# Performance Programming

Columbia, Fall 1994

Professor: Bowen Alpern

** SORRY! These are no longer online.**
## Course Outline

What is * performance programming*? When is it justified? Review
of RAM and PRAM analysis. Overview of examples to be used in the
course. Poisson distributions. Extended example: seismic migration.
Extended example: unblocked matrix multiplication. The Two Level
model of computation. The memory hierarchy of an RS/6000. Locality:
local, semilocal, and nonlocal data passes. Why Quicksort is better
than Heapsort. Communication cost on SP-1 and SP-2.
The PMH model of computation and its parameters. Visualizing computers.
Programming a PMH. Performance programming techniques. Hierarchial tiling.
Extended example: a PDE-like code.
LAPACK and the BLAS. ` daxpy`

vs. ` ddot`

.
Eliminating sequential dependencies in ` ddot`

.
Computation ``sticks.'' Prefetching. LU decomposition. The importants
of proper parenthesization.
Cache. Translation Lookaside Buffer (TLB). Disk. Blocking.
Associativity: what it is and how to fight it. Blocking multiple
access patterns. Examples: ranking integers, LU decomposition, and
FFT. Poisson distribution (again).
Distributed and shared address space parallelism. Latency and
bandwidth. Collective Communication. Choreography. 1D and 2D LU
decomposition.
Example: NAS/CG
Scalability analysis. Performance landscapes. Examples: LU
decomposition and sparse matrix-vector product.
What would a portable performance program look like? Program
variants. Generic Models. Deriving a PMH model for a machine.
Modeling the CM-5. Distortions of PMH models.
Message Compression: fewer messages, fewer values, or fewer bits.
Hardware support for message compression.

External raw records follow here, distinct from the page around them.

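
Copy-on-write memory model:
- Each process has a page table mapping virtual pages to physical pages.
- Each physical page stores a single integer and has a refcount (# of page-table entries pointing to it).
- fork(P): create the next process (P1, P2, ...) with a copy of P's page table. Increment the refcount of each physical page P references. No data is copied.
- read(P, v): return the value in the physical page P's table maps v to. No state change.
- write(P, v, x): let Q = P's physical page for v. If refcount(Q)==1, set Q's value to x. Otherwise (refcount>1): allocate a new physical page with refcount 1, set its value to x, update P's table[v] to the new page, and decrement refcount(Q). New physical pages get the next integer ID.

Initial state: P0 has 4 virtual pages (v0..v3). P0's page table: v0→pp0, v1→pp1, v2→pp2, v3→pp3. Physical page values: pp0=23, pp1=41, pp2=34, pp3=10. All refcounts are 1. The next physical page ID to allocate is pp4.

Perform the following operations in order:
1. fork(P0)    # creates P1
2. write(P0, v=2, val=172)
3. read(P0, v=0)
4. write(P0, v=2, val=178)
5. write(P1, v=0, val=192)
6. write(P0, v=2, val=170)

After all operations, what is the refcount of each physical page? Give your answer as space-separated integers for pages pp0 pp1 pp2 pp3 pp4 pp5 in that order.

Op 1: fork(P0) -> P1. 4 ppages; refcounts: pp0:2 pp1:2 pp2:2 pp3:2
Op 2: write(P0, v2, 172). refcount(pp2)=2>1 -> COPY to pp4. 5 ppages; refcounts: pp0:2 pp1:2 pp2:1 pp3:2 pp4:1
Op 3: read(P0, v0) -> 23. No state change.
Op 4: write(P0, v2, 178). refcount(pp4)=1 -> write in place. 5 ppages; refcounts: pp0:2 pp1:2 pp2:1 pp3:2 pp4:1
Op 5: write(P1, v0, 192). refcount(pp0)=2>1 -> COPY to pp5. 6 ppages; refcounts: pp0:1 pp1:2 pp2:1 pp3:2 pp4:1 pp5:1
Op 6: write(P0, v2, 170). refcount(pp4)=1 -> write in place. 6 ppages; refcounts: pp0:1 pp1:2 pp2:1 pp3:2 pp4:1 pp5:1

Answer: 1 2 1 2 1 1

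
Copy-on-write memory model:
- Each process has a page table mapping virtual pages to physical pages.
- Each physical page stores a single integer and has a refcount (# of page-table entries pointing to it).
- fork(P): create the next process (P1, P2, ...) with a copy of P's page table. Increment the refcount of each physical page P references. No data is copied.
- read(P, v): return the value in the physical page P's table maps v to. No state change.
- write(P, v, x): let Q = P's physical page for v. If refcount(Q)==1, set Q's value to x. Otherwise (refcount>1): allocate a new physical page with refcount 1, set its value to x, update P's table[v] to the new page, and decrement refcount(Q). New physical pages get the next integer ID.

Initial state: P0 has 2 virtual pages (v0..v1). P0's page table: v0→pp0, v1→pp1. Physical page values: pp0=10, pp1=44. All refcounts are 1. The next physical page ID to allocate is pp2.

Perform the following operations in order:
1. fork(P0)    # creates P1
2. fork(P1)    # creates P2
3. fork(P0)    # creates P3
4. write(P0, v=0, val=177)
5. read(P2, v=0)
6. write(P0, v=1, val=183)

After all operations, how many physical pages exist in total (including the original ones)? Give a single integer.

Op 1: fork(P0) -> P1. 2 ppages; refcounts: pp0:2 pp1:2
Op 2: fork(P1) -> P2. 2 ppages; refcounts: pp0:3 pp1:3
Op 3: fork(P0) -> P3. 2 ppages; refcounts: pp0:4 pp1:4
Op 4: write(P0, v0, 177). refcount(pp0)=4>1 -> COPY to pp2. 3 ppages; refcounts: pp0:3 pp1:4 pp2:1
Op 5: read(P2, v0) -> 10. No state change.
Op 6: write(P0, v1, 183). refcount(pp1)=4>1 -> COPY to pp3. 4 ppages; refcounts: pp0:3 pp1:3 pp2:1 pp3:1

Answer: 4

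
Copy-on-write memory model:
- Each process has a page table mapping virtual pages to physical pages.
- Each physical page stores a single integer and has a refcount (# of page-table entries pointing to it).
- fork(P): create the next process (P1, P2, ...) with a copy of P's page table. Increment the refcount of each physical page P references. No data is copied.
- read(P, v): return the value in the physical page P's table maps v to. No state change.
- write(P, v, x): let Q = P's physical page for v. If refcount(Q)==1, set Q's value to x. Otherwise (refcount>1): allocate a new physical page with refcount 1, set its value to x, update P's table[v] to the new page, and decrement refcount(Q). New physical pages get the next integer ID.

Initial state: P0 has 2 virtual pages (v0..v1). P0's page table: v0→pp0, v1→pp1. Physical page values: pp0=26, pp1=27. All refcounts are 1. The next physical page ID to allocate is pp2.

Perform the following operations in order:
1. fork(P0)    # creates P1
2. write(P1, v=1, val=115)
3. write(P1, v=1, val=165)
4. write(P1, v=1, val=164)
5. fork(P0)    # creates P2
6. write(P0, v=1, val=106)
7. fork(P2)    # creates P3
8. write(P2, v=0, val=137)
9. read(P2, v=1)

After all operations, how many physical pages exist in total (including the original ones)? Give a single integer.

Answer: 5

Derivation:
Op 1: fork(P0) -> P1. 2 ppages; refcounts: pp0:2 pp1:2
Op 2: write(P1, v1, 115). refcount(pp1)=2>1 -> COPY to pp2. 3 ppages; refcounts: pp0:2 pp1:1 pp2:1
Op 3: write(P1, v1, 165). refcount(pp2)=1 -> write in place. 3 ppages; refcounts: pp0:2 pp1:1 pp2:1
Op 4: write(P1, v1, 164). refcount(pp2)=1 -> write in place. 3 ppages; refcounts: pp0:2 pp1:1 pp2:1
Op 5: fork(P0) -> P2. 3 ppages; refcounts: pp0:3 pp1:2 pp2:1
Op 6: write(P0, v1, 106). refcount(pp1)=2>1 -> COPY to pp3. 4 ppages; refcounts: pp0:3 pp1:1 pp2:1 pp3:1
Op 7: fork(P2) -> P3. 4 ppages; refcounts: pp0:4 pp1:2 pp2:1 pp3:1
Op 8: write(P2, v0, 137). refcount(pp0)=4>1 -> COPY to pp4. 5 ppages; refcounts: pp0:3 pp1:2 pp2:1 pp3:1 pp4:1
Op 9: read(P2, v1) -> 27. No state change.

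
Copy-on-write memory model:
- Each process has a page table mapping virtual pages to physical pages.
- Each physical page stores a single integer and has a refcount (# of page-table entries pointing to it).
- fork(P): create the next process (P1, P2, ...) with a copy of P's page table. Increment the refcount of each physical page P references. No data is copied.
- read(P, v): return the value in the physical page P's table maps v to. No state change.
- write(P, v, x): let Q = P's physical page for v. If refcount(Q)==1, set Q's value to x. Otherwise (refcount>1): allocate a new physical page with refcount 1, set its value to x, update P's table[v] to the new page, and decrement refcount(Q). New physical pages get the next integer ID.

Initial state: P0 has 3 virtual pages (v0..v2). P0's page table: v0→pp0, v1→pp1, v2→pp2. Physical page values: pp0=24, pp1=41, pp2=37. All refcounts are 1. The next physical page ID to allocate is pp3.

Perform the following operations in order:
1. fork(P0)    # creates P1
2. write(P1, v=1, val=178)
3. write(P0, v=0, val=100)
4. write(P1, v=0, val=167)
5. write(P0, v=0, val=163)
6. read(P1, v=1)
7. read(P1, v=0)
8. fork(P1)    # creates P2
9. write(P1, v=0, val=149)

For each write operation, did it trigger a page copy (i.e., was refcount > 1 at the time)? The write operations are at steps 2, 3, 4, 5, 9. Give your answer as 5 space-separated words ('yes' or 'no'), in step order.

Op 1: fork(P0) -> P1. 3 ppages; refcounts: pp0:2 pp1:2 pp2:2
Op 2: write(P1, v1, 178). refcount(pp1)=2>1 -> COPY to pp3. 4 ppages; refcounts: pp0:2 pp1:1 pp2:2 pp3:1
Op 3: write(P0, v0, 100). refcount(pp0)=2>1 -> COPY to pp4. 5 ppages; refcounts: pp0:1 pp1:1 pp2:2 pp3:1 pp4:1
Op 4: write(P1, v0, 167). refcount(pp0)=1 -> write in place. 5 ppages; refcounts: pp0:1 pp1:1 pp2:2 pp3:1 pp4:1
Op 5: write(P0, v0, 163). refcount(pp4)=1 -> write in place. 5 ppages; refcounts: pp0:1 pp1:1 pp2:2 pp3:1 pp4:1
Op 6: read(P1, v1) -> 178. No state change.
Op 7: read(P1, v0) -> 167. No state change.
Op 8: fork(P1) -> P2. 5 ppages; refcounts: pp0:2 pp1:1 pp2:3 pp3:2 pp4:1
Op 9: write(P1, v0, 149). refcount(pp0)=2>1 -> COPY to pp5. 6 ppages; refcounts: pp0:1 pp1:1 pp2:3 pp3:2 pp4:1 pp5:1

yes yes no no yes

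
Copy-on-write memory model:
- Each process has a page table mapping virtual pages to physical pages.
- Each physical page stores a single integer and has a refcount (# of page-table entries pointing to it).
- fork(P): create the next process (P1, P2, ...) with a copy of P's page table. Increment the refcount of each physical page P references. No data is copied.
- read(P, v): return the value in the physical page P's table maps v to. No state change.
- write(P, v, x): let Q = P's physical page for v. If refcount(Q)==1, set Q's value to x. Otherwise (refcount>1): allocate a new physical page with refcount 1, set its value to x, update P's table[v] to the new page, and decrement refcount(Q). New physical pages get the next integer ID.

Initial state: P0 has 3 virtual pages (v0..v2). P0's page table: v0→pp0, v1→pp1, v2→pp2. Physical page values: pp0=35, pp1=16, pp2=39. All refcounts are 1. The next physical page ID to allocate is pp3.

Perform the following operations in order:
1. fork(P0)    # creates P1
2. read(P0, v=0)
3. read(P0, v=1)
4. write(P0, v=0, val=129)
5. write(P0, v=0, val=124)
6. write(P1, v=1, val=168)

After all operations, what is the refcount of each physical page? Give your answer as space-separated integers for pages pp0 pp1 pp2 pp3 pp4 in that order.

Answer: 1 1 2 1 1

Derivation:
Op 1: fork(P0) -> P1. 3 ppages; refcounts: pp0:2 pp1:2 pp2:2
Op 2: read(P0, v0) -> 35. No state change.
Op 3: read(P0, v1) -> 16. No state change.
Op 4: write(P0, v0, 129). refcount(pp0)=2>1 -> COPY to pp3. 4 ppages; refcounts: pp0:1 pp1:2 pp2:2 pp3:1
Op 5: write(P0, v0, 124). refcount(pp3)=1 -> write in place. 4 ppages; refcounts: pp0:1 pp1:2 pp2:2 pp3:1
Op 6: write(P1, v1, 168). refcount(pp1)=2>1 -> COPY to pp4. 5 ppages; refcounts: pp0:1 pp1:1 pp2:2 pp3:1 pp4:1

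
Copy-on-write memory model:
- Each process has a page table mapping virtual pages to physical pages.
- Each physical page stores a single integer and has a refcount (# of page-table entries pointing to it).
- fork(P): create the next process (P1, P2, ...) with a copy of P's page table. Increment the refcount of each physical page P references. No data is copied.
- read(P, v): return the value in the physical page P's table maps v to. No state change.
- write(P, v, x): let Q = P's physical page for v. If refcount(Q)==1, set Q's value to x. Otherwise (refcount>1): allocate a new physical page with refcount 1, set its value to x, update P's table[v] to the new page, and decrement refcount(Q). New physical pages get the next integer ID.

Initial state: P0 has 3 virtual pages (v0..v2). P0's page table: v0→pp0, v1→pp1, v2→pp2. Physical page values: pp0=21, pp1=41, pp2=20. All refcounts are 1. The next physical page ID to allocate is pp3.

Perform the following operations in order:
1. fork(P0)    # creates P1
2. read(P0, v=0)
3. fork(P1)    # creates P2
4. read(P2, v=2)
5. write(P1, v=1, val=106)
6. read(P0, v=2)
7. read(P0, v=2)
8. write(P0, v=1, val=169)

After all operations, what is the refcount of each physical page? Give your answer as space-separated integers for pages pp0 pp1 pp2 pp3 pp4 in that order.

Op 1: fork(P0) -> P1. 3 ppages; refcounts: pp0:2 pp1:2 pp2:2
Op 2: read(P0, v0) -> 21. No state change.
Op 3: fork(P1) -> P2. 3 ppages; refcounts: pp0:3 pp1:3 pp2:3
Op 4: read(P2, v2) -> 20. No state change.
Op 5: write(P1, v1, 106). refcount(pp1)=3>1 -> COPY to pp3. 4 ppages; refcounts: pp0:3 pp1:2 pp2:3 pp3:1
Op 6: read(P0, v2) -> 20. No state change.
Op 7: read(P0, v2) -> 20. No state change.
Op 8: write(P0, v1, 169). refcount(pp1)=2>1 -> COPY to pp4. 5 ppages; refcounts: pp0:3 pp1:1 pp2:3 pp3:1 pp4:1

Answer: 3 1 3 1 1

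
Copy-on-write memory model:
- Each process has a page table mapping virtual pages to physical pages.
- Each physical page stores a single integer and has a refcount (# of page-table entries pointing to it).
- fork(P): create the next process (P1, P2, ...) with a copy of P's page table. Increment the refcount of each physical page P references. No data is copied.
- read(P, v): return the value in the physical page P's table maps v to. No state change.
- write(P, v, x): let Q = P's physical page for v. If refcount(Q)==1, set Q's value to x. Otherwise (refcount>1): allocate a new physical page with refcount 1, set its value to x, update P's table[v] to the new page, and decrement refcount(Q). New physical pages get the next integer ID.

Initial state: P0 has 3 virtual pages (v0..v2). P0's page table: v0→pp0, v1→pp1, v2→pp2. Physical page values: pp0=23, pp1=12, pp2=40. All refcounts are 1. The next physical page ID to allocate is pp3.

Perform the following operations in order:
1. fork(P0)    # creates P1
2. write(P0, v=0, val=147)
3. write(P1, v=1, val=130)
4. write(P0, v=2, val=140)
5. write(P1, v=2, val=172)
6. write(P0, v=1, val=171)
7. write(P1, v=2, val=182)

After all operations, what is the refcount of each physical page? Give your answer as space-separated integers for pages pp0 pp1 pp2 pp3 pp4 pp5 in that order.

Answer: 1 1 1 1 1 1

Derivation:
Op 1: fork(P0) -> P1. 3 ppages; refcounts: pp0:2 pp1:2 pp2:2
Op 2: write(P0, v0, 147). refcount(pp0)=2>1 -> COPY to pp3. 4 ppages; refcounts: pp0:1 pp1:2 pp2:2 pp3:1
Op 3: write(P1, v1, 130). refcount(pp1)=2>1 -> COPY to pp4. 5 ppages; refcounts: pp0:1 pp1:1 pp2:2 pp3:1 pp4:1
Op 4: write(P0, v2, 140). refcount(pp2)=2>1 -> COPY to pp5. 6 ppages; refcounts: pp0:1 pp1:1 pp2:1 pp3:1 pp4:1 pp5:1
Op 5: write(P1, v2, 172). refcount(pp2)=1 -> write in place. 6 ppages; refcounts: pp0:1 pp1:1 pp2:1 pp3:1 pp4:1 pp5:1
Op 6: write(P0, v1, 171). refcount(pp1)=1 -> write in place. 6 ppages; refcounts: pp0:1 pp1:1 pp2:1 pp3:1 pp4:1 pp5:1
Op 7: write(P1, v2, 182). refcount(pp2)=1 -> write in place. 6 ppages; refcounts: pp0:1 pp1:1 pp2:1 pp3:1 pp4:1 pp5:1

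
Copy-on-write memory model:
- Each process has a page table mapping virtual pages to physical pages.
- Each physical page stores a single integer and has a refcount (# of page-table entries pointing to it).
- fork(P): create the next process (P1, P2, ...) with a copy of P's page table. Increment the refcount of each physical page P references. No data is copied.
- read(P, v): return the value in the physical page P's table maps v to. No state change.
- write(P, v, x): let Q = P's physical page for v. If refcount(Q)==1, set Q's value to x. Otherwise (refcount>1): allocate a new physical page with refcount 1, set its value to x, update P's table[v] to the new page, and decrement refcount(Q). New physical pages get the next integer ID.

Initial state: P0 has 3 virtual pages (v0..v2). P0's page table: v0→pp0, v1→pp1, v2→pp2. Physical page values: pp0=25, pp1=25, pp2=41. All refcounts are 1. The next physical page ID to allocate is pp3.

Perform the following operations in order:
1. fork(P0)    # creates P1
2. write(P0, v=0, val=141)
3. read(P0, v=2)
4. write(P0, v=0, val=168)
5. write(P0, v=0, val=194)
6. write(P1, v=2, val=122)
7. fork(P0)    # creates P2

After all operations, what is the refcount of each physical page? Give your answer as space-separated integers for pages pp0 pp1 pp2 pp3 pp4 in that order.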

Example: NAS/IS. Natural
sequence compression. Standard techniques: run-length coding, Huffman
codes, arithmetic coding.
IEEE floating-point format. Rounding modes. Integer arithmetic in
the floating-point unit. Examples: Pseudo-random number generation
and data compression. Microparallelism. Inner-loop tricks. Table
lookup and the NAS/EP benchmark. Approximate (inverse) squareroots.
Fast Fourier Transforms.

Uniformity and the UMH model. Some theorems and their
proofs. Threshold functions and candidate threshold functions.
Examples: transpose, matrix multiplication, FFT and parallel matrix
multiplication.
Rules of thumb. Dynamic programming. Extended example: optimal
Steiner trees.
In addition, Rick Lawrence, taught one class on his experience tuning
the NAS/MG benchmark for the IBM SP2.